Formidable parce que c'est un monument d'érudition associé à une théorie plutôt structurée utilisée comme grille de lecture.

Ce livre remet en question, pour ne pas dire démonte furieusement, l'ensemble de ce que nous sommes tous supposés tenir pour acquis sur le sujet. Et pas via de belles phrases ou arguments polémiques, mais en démontrant l'inanité des fondements des théories économiques au regard des faits historiques, des découvertes anthropologiques et du simple bon sens. Lesquels sont puisés aux quatre coins du monde et sur cinq mille ans d'histoire. Et organisés : l'auteur synthétise au passage les rapports humains sur une grille universelle (communisme, échange, hiérarchie) et démontre la place centrale du crédit et de la dette dans toutes les sociétés. Il expose en plus énormément de choses sur l'évolution du fonctionnement économique (et le rapport entre l'économie et la façon de concevoir le monde) de la plupart des civilisations depuis l'antiquité : Sumer et le Moyen-Orient puis le monde islamique ; la Chine et l'Inde au travers des âges ; pour l'occident, la Méditerranée antique, le moyen-âge européen, la révolution capitaliste et les temps modernes. Et c'est passionnant.
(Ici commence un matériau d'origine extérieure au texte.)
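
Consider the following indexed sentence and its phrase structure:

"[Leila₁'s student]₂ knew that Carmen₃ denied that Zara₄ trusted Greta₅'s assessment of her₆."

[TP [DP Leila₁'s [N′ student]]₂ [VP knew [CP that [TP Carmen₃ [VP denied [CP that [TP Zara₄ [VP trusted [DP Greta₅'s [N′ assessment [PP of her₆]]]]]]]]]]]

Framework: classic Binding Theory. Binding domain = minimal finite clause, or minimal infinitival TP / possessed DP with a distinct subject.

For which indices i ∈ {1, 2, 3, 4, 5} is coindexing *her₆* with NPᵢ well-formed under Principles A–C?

{1, 2, 3, 4}

*her* is a pronoun, so Principle B applies: it must be free in its binding domain.
Binding domain of *her₆*: the possessed DP, whose subject is Greta₅.
*Leila₁* and the pronoun do not c-command one another → neither Principle B nor Principle C is at stake; coindexation permitted.
*[Leila₁'s student]₂* c-commands the pronoun but from outside its binding domain, and is not c-commanded by it → coindexation permitted.
*Carmen₃* c-commands the pronoun but from outside its binding domain, and is not c-commanded by it → coindexation permitted.
*Zara₄* c-commands the pronoun but from outside its binding domain, and is not c-commanded by it → coindexation permitted.
*Greta₅* c-commands the pronoun within its binding domain → coindexation would violate Principle B.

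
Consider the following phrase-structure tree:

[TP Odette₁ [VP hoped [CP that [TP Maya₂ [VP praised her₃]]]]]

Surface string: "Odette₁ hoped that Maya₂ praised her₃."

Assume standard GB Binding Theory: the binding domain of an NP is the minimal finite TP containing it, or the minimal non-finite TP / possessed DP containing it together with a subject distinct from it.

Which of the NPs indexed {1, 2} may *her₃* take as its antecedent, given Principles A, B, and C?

{1}

*her* is a pronoun, so Principle B applies: it must be free in its binding domain.
Binding domain of *her₃*: the embedded TP, whose subject is Maya₂.
*Odette₁* c-commands the pronoun but from outside its binding domain, and is not c-commanded by it → coindexation permitted.
*Maya₂* c-commands the pronoun within its binding domain → coindexation would violate Principle B.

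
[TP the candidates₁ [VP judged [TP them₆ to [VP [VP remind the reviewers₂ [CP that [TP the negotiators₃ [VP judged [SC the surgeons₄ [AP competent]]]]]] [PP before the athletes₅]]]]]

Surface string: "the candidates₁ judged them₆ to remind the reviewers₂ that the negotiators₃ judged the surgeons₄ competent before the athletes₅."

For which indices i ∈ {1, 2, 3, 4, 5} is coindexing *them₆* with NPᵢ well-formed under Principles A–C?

*them* is a pronoun, so Principle B applies: it must be free in its binding domain.
Binding domain of *them₆*: the matrix TP, whose subject is the candidates₁.
*the candidates₁* c-commands the pronoun within its binding domain → coindexation would violate Principle B.
*the reviewers₂*: the pronoun c-commands this R-expression → coindexation would violate Principle C on *the reviewers₂*.
*the negotiators₃*: the pronoun c-commands this R-expression → coindexation would violate Principle C on *the negotiators₃*.
*the surgeons₄*: the pronoun c-commands this R-expression → coindexation would violate Principle C on *the surgeons₄*.
*the athletes₅*: the pronoun c-commands this R-expression → coindexation would violate Principle C on *the athletes₅*.

none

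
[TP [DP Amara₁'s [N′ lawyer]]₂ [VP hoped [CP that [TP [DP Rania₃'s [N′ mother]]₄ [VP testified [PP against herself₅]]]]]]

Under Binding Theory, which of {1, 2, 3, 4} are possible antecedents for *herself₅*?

*herself* is an anaphor, so Principle A applies: it must be bound in its binding domain.
Binding domain of *herself₅*: the embedded TP, whose subject is [Rania₃'s mother]₄.
*Amara₁* does not c-command the anaphor → cannot bind it.
*[Amara₁'s lawyer]₂* c-commands the anaphor but is outside its binding domain → cannot satisfy Principle A.
*Rania₃* does not c-command the anaphor → cannot bind it.
*[Rania₃'s mother]₄* c-commands the anaphor within its binding domain → licit binder.

{4}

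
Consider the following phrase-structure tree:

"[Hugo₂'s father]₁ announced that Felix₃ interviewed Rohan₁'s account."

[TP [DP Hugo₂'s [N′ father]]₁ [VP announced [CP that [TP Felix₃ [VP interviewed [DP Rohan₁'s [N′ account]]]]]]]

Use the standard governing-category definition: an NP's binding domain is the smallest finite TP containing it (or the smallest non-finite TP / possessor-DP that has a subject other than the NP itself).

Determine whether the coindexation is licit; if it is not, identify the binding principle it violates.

The two coindexed NPs are *[Hugo₂'s father]₁* and *Rohan₁*.
*Rohan₁* is an R-expression. Principle C requires it to be free everywhere.
*[Hugo₂'s father]₁* c-commands it and carries the same index.
The R-expression is bound → Principle C violation.

Principle C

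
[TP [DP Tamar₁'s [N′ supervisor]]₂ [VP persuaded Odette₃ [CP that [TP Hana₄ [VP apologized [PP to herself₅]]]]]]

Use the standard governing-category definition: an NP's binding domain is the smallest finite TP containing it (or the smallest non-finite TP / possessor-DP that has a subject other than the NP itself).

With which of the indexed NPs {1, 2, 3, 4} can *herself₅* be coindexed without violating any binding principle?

{4}

*herself* is an anaphor, so Principle A applies: it must be bound in its binding domain.
Binding domain of *herself₅*: the embedded TP, whose subject is Hana₄.
*Tamar₁* does not c-command the anaphor → cannot bind it.
*[Tamar₁'s supervisor]₂* c-commands the anaphor but is outside its binding domain → cannot satisfy Principle A.
*Odette₃* c-commands the anaphor but is outside its binding domain → cannot satisfy Principle A.
*Hana₄* c-commands the anaphor within its binding domain → licit binder.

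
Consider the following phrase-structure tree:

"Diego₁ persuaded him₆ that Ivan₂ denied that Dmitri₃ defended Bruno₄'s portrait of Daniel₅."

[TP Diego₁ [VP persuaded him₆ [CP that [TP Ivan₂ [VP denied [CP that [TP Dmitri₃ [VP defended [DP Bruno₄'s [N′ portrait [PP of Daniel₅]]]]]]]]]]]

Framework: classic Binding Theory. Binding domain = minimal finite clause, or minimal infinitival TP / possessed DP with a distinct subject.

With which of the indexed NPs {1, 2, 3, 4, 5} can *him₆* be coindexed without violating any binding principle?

*him* is a pronoun, so Principle B applies: it must be free in its binding domain.
Binding domain of *him₆*: the matrix TP, whose subject is Diego₁.
*Diego₁* c-commands the pronoun within its binding domain → coindexation would violate Principle B.
*Ivan₂*: the pronoun c-commands this R-expression → coindexation would violate Principle C on *Ivan₂*.
*Dmitri₃*: the pronoun c-commands this R-expression → coindexation would violate Principle C on *Dmitri₃*.
*Bruno₄*: the pronoun c-commands this R-expression → coindexation would violate Principle C on *Bruno₄*.
*Daniel₅*: the pronoun c-commands this R-expression → coindexation would violate Principle C on *Daniel₅*.

none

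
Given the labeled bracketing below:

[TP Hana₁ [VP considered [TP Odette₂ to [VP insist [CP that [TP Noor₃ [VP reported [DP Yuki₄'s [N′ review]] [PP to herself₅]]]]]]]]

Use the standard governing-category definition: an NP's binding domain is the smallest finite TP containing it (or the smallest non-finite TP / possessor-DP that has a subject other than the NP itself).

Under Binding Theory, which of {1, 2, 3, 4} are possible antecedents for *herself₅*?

*herself* is an anaphor, so Principle A applies: it must be bound in its binding domain.
Binding domain of *herself₅*: the embedded TP, whose subject is Noor₃.
*Hana₁* c-commands the anaphor but is outside its binding domain → cannot satisfy Principle A.
*Odette₂* c-commands the anaphor but is outside its binding domain → cannot satisfy Principle A.
*Noor₃* c-commands the anaphor within its binding domain → licit binder.
*Yuki₄* does not c-command the anaphor → cannot bind it.

{3}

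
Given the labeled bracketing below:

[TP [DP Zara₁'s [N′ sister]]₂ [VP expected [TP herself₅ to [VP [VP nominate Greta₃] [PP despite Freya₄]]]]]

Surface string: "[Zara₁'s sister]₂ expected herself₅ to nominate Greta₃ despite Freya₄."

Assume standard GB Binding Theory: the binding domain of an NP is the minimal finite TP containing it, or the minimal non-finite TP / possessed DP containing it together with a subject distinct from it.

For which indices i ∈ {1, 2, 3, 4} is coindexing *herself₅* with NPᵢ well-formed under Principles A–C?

{2}

*herself* is an anaphor, so Principle A applies: it must be bound in its binding domain.
Binding domain of *herself₅*: the matrix TP, whose subject is [Zara₁'s sister]₂.
*Zara₁* does not c-command the anaphor → cannot bind it.
*[Zara₁'s sister]₂* c-commands the anaphor within its binding domain → licit binder.
*Greta₃* does not c-command the anaphor → cannot bind it.
*Freya₄* does not c-command the anaphor → cannot bind it.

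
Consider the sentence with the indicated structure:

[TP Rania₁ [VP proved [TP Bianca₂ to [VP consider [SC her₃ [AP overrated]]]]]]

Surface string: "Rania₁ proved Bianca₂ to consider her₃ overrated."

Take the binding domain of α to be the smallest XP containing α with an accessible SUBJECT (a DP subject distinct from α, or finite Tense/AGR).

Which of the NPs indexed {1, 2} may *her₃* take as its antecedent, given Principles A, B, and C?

{1}

*her* is a pronoun, so Principle B applies: it must be free in its binding domain.
Binding domain of *her₃*: the embedded TP, whose subject is Bianca₂.
*Rania₁* c-commands the pronoun but from outside its binding domain, and is not c-commanded by it → coindexation permitted.
*Bianca₂* c-commands the pronoun within its binding domain → coindexation would violate Principle B.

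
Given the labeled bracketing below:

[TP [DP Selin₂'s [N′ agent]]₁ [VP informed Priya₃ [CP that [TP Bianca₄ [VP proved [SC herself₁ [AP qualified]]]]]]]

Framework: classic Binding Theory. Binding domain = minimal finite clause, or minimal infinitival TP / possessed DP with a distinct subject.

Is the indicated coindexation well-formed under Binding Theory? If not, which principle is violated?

Principle A

The two coindexed NPs are *[Selin₂'s agent]₁* and *herself₁*.
*herself₁* is an anaphor. Principle A requires it to be bound within its binding domain — the embedded TP, whose subject is Bianca₄.
Within that domain it is c-commanded by *Bianca₄*, which does not share its index.
*[Selin₂'s agent]₁* does c-command the anaphor, but from outside its binding domain.
The anaphor is unbound in its domain → Principle A violation.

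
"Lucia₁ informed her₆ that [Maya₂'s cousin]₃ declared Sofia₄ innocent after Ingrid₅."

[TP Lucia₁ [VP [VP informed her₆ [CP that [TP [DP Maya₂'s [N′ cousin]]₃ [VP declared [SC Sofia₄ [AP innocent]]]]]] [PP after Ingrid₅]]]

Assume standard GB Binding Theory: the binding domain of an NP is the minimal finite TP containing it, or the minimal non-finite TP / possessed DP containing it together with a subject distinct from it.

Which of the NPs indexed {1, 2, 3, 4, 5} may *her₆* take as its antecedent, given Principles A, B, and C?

{5}

*her* is a pronoun, so Principle B applies: it must be free in its binding domain.
Binding domain of *her₆*: the matrix TP, whose subject is Lucia₁.
*Lucia₁* c-commands the pronoun within its binding domain → coindexation would violate Principle B.
*Maya₂*: the pronoun c-commands this R-expression → coindexation would violate Principle C on *Maya₂*.
*[Maya₂'s cousin]₃*: the pronoun c-commands this R-expression → coindexation would violate Principle C on *[Maya₂'s cousin]₃*.
*Sofia₄*: the pronoun c-commands this R-expression → coindexation would violate Principle C on *Sofia₄*.
*Ingrid₅* and the pronoun do not c-command one another → neither Principle B nor Principle C is at stake; coindexation permitted.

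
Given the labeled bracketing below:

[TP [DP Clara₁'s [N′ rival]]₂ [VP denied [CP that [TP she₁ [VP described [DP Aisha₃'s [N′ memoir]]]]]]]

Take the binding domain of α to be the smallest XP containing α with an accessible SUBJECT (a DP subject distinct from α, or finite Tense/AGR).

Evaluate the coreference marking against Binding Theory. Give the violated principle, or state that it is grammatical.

The two coindexed NPs are *Clara₁* and *she₁*.
*she₁* is a pronoun; nothing c-commands it within its binding domain (the embedded TP.), so Principle B holds trivially.
*Clara₁* is an R-expression; *she₁* does not c-command it, and no other NP shares its index, so Principle C is satisfied.
All principles are respected.

grammatical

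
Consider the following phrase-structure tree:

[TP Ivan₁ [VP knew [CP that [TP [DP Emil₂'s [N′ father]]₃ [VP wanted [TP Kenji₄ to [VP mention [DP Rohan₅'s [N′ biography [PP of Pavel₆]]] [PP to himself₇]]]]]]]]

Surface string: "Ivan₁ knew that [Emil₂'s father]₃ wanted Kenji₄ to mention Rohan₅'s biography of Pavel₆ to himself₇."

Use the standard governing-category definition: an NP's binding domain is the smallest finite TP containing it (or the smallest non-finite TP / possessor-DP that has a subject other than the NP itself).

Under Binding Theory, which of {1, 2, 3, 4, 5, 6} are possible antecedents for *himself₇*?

*himself* is an anaphor, so Principle A applies: it must be bound in its binding domain.
Binding domain of *himself₇*: the embedded TP, whose subject is Kenji₄.
*Ivan₁* c-commands the anaphor but is outside its binding domain → cannot satisfy Principle A.
*Emil₂* does not c-command the anaphor → cannot bind it.
*[Emil₂'s father]₃* c-commands the anaphor but is outside its binding domain → cannot satisfy Principle A.
*Kenji₄* c-commands the anaphor within its binding domain → licit binder.
*Rohan₅* does not c-command the anaphor → cannot bind it.
*Pavel₆* does not c-command the anaphor → cannot bind it.

{4}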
Désespérant parce que l'histoire de l'humanité n'est finalement qu'un long cortège d'atrocités avec juste quelques variations dans le niveau de violence. En gros, dès qu'on sort des groupes agraires isolés, c'est l'asservissement perpétuel de l'homme (y compris et en premier lieu de la femme) par l'homme avec comme arme idéologique la dette. Prétexte ou conséquence mais systématiquement : la dette. Et sur le temps long, il n'est pas évident que le niveau de violence ait tant baissé que ça, il ne faudrait pas que l'absence de guerres en Europe depuis 70 ans nous abuse (et encore, j'omets l'ex-Yougoslavie, l'Ukraine et autres ex-républiques soviétiques).

Bref, elle est pas jolie jolie la race suprême de la planète. En plus, sa dernière invention pour se martyriser les uns les autres, le capitalisme, l'emmène droit dans le mur.

Et c'est ballot : tout savant et structuré qu'il soit, Graeber avoue ne pas avoir de pistes pour s'en sortir. Je me venge : 4 étoiles seulement !
(Plus sérieusement : 4 étoiles parce que parfois, j'ai eu du mal à suivre. Soit qu'il m'ait pris pour plus intelligent que je ne suis, ou parce qu'il est parfois un peu embrouillé. Mais le voyage en valait la peine.)